Seaport 2.0 / Newport
Dates Active: 1999-2001
Cross Street: Peck Slip
In the late nineties, some genius took notice of the fact that the wooden blocks from Seaport 1.0 existed on hard, cement ground some 100 feet north of Fulton Fish Market, and put pieces of angle iron on said wooden blocks.
History was made.
This is the most iconic incarnation of the Seaport. Anthony Pappalardo and Brian Wenning told stories of sleeping nights on the benches and sustaining on free Burritoville chips. Josh Kalis performed the best flatground trick ever done here. The water below claimed hundreds of boards over the course of the spot’s existence, and some brave souls even trekked down to recover their beloved set-up from an eternity of decomposing in East River filth. It was also the first spot that featured any hint of technical skateboarding within New York City limits. Maybe the first switch back tail ever done by a New Yorker was here, who knows? Jk lol ;)
Date of Demise: All the angle iron fell off by the end of summer 2001. Then something terrible happened a few blocks away, which had the obviously unimportant aftereffect of ending skateboarding in lower Manhattan for at least half a year. The benches were replaced with generic park benches by spring 2002.
Seaport 3.0 / “Bench Down Curb”
Dates Active: 2002
Cross Street: Gouverneur Lane
Debatably the greatest “Spot of the Summer” in New York skate history. It wasn’t a bust, the ground was mostly good, and above all, it was covered from both the sun and rain. You could skate here whenever, for however long you wanted, whereas Newport wasn’t safe from rain and smelled like hell during low tide. The Duane Reade half-a-block away made maybe like $10 million off skateboarders that summer.
It is unclear whether the mastermind who affixed the metal onto Newport was the same mad genius who…decided to prop one of these previously neglected benches…DOWN. A. CURB. The spot’s peak coincided with the Deca Second to None era, and propping a bench down the curb was our, um, “simpler” homage to Daewon’s stacked tables.
Date of Demise: Fall 2002. The city put metal bars across all the benches. People would lipslide the bars and stuff, but the dream was dead. Skateboarding moved away from the Seaport entirely, and “Spot of the Summer” honors went to Red Benches in 2003, and 12th & A in 2004 and 2005. Until…

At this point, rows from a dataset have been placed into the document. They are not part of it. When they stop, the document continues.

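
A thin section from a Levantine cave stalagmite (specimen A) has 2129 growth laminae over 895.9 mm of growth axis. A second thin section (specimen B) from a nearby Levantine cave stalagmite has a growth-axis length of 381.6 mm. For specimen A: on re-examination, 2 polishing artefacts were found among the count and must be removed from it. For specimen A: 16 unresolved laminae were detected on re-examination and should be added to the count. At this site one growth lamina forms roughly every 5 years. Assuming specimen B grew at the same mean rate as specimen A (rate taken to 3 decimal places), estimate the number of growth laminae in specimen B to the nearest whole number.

Specimen A: correcting the raw count gives 2129 − 2 + 16 = 2143 true growth laminae.
Specimen A: multiplying by 5 years per growth lamina: 2143 × 5 = 10715 years.
A: Mean rate = 895.9 mm / 10715 years ≈ 0.084 mm per year.
For B, 381.6 / 0.084 = 4542.86 years; at 5 years per growth lamina that is 4542.86 / 5 ≈ 909 growth laminae.

909 growth laminae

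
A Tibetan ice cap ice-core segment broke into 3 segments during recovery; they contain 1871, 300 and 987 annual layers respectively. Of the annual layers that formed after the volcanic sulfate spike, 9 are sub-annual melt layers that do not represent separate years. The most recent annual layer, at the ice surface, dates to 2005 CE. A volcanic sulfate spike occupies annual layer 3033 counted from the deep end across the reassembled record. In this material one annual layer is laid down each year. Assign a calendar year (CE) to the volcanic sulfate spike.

Total annual layers = 1871 + 300 + 987 = 3158.
Between annual layer 3033 and the ice surface there are 3158 − 3033 = 125 annual layers.
Removing the 9 false annual layers leaves 125 − 9 = 116 true annual layers beyond the volcanic sulfate spike.
The annual layer at the ice surface is 2005 CE, so the volcanic sulfate spike dates to 2005 − 116 = 1889 CE.

1889 CE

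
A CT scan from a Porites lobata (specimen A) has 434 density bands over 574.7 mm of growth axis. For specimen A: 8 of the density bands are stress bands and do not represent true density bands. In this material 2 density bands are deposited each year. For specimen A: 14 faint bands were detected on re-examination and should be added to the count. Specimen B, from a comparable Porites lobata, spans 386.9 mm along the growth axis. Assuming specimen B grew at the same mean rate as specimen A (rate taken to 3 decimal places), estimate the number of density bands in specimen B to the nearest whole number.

Specimen A: correcting the raw count gives 434 − 8 + 14 = 440 true density bands.
Specimen A: dividing by 2 density bands per year: 440 / 2 = 220 years.
A: Mean rate = 574.7 mm / 220 years ≈ 2.612 mm per year.
B spans 386.9 / 2.612 = 148.12 years; at 2 density bands per year that is 148.12 × 2 ≈ 296 density bands.

296 density bands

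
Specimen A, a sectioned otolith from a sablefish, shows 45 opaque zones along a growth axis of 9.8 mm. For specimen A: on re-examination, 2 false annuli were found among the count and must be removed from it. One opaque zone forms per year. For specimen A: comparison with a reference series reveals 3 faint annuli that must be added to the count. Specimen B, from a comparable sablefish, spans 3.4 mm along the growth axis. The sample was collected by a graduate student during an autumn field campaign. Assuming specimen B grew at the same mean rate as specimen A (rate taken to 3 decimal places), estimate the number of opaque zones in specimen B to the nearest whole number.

Specimen A: after corrections the count is 45 − 2 + 3 = 46 opaque zones.
A: 9.8 mm over 46 years gives 9.8 / 46 ≈ 0.213 mm per year.
For B, 3.4 / 0.213 = 15.96 years ≈ 16 opaque zones.

16 opaque zones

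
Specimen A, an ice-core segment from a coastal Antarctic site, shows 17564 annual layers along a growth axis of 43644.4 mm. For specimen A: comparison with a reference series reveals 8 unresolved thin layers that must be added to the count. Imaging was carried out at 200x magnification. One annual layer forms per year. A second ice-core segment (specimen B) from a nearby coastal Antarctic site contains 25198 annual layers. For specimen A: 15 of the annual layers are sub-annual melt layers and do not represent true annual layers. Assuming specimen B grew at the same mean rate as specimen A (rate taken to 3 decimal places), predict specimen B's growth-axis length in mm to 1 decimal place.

62642.2 mm

Specimen A: after corrections the count is 17564 − 15 + 8 = 17557 annual layers.
A: Extension rate ≈ 43644.4 / 17557 = 2.486 mm per year.
For B, 2.486 mm/year × 25198 years = 62642.2 mm.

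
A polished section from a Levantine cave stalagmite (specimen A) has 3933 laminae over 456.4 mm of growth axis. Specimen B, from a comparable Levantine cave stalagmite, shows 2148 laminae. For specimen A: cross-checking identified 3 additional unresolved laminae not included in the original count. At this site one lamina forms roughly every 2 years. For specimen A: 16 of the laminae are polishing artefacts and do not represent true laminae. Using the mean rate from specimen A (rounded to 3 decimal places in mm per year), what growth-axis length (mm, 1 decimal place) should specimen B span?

Specimen A: adjusted count: 3933 − 16 + 3 = 3920 laminae.
Specimen A: at 2 years per lamina, 3920 × 2 = 7840 years.
A: Mean rate = 456.4 mm / 7840 years ≈ 0.058 mm/year.
Specimen B: 2148 laminae at 2 years each span 2148 × 2 = 4296 years. Length of B = 0.058 × 4296 = 249.2 mm.

249.2 mm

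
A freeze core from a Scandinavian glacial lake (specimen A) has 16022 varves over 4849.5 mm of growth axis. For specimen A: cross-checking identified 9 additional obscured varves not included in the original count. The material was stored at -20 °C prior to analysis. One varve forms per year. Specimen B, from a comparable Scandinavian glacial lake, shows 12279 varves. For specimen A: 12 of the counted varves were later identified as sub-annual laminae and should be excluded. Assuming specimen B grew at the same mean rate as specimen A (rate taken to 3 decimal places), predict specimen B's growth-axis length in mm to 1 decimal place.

3720.5 mm

Specimen A: correcting the raw count gives 16022 − 12 + 9 = 16019 true varves.
A: Mean rate = 4849.5 mm / 16019 years ≈ 0.303 mm per year.
Length of B = 0.303 × 12279 = 3720.5 mm.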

Seaport 4.0 / The Most Frustrating Skate Spot in Human History
Dates Active: 2011-2012
Cross Street: Wall Street
This was the best ledge spot in the history of New York’s rocky love affair with ledges. (This excludes places like the Apple Store, Lincoln Center, etc. since you have a .001% chance of ever skating there.)
If you went on this website in 2012, you may remember that 50% of the content centered around complaining about how utterly moronic it was that nobody could skate here. They built blocks worth of skatepark ledges that were better than any actual skatepark ledges in New York, and hired some of the meanest humans alive to enforce no skateboarding rules. (There was one cute security guard with a big butt here who would be nice about it. Hope she’s doing well.) They simply could not figure out why fifty kids would be here skating if they turned their back for twenty minutes.
This spot > any skatepark built in this city, ever.
Date of Demise: Late 2012. They knobbed a skatepark.
Dates Active: Three weeks ago – probably one week from now
Cross Street: Montgomery Street
The city continued to build pre-knobbed Seaport 4.0 replicas up South Street, except by the time they got to Chinatown, they stopped using the original, nice metal. They used aluminum, which is good, but not great. Seaport 5.0 is more like skating a bleacher than the best skatepark ledge you could imagine.
Some kids knocked off the knobs within days of the spot opening up, but they’re already getting reknobbed. Expect this to have the highest volume of “Summer Trip to New York” clip appearances in the 2014 cycle — which, by the way, seems like it is off to an uncharacteristically slow start.